Yeryüzünde insanlar için en tekinsiz mekân, gökyüzüdür. Yürümeyi, yüzmeyi, tırmanmayı, kat etmeyi öğrenmesine karşın uçma eylemi, onları yüzyıllar boyunca yenik düşürmüştür. Uçma eylemi hep kuşlara öykünerek “kanatla” yapılmaya çabalanmış, sonunda başarılmıştır. Bu serüvende kanatlar, güzel sanatların her alanında varlığını gittikçe artan bir şekilde sürdüregelmiştir…
MİTOLOJİDE KANAT:
Yunan mitolojisinde Daidolos ve oğlu Ikaros, Girit’te hapsedildikleri labirentten, babanın balmumu ile kuştüyünden yaptığı kanatlar sayesinde kaçarlar.
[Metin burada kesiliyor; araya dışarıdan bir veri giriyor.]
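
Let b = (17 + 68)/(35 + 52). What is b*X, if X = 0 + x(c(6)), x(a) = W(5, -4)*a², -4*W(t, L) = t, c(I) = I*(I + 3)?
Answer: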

Uçuş öncesinde baba, Ikaros’a ne çok alçaktan (nemin kanatları ağırlaştıracağından) ne de çok yüksekten (güneş ısısıyla balmumunu eriterek kanadın kopması nedeniyle) uçmamasını ve “orta karar hizada” seyretmesini söyler. Ne ki Ikaros babasının uçuş öğütlerine kulak asmayarak coşkuyla yükselir. Güneşte kanatlarının erimesi sonucu Akdeniz’in sularına gömülür…
Mitolojide Phaethon (Güneş’in oğullarından biri) tıpkı Ikaros gibi göklere yükselerek tanrıya ulaşmaya kalkışmış, hızla yere düşmüştür…
Kanatlar mezolitik ve neolitik çağlarda Avrupa, Ortadoğu ve Asya’da daha çok mezar eşyası olarak rastlanırken, bunun şaman geleneğinden kaynaklandığı sanılmaktadır.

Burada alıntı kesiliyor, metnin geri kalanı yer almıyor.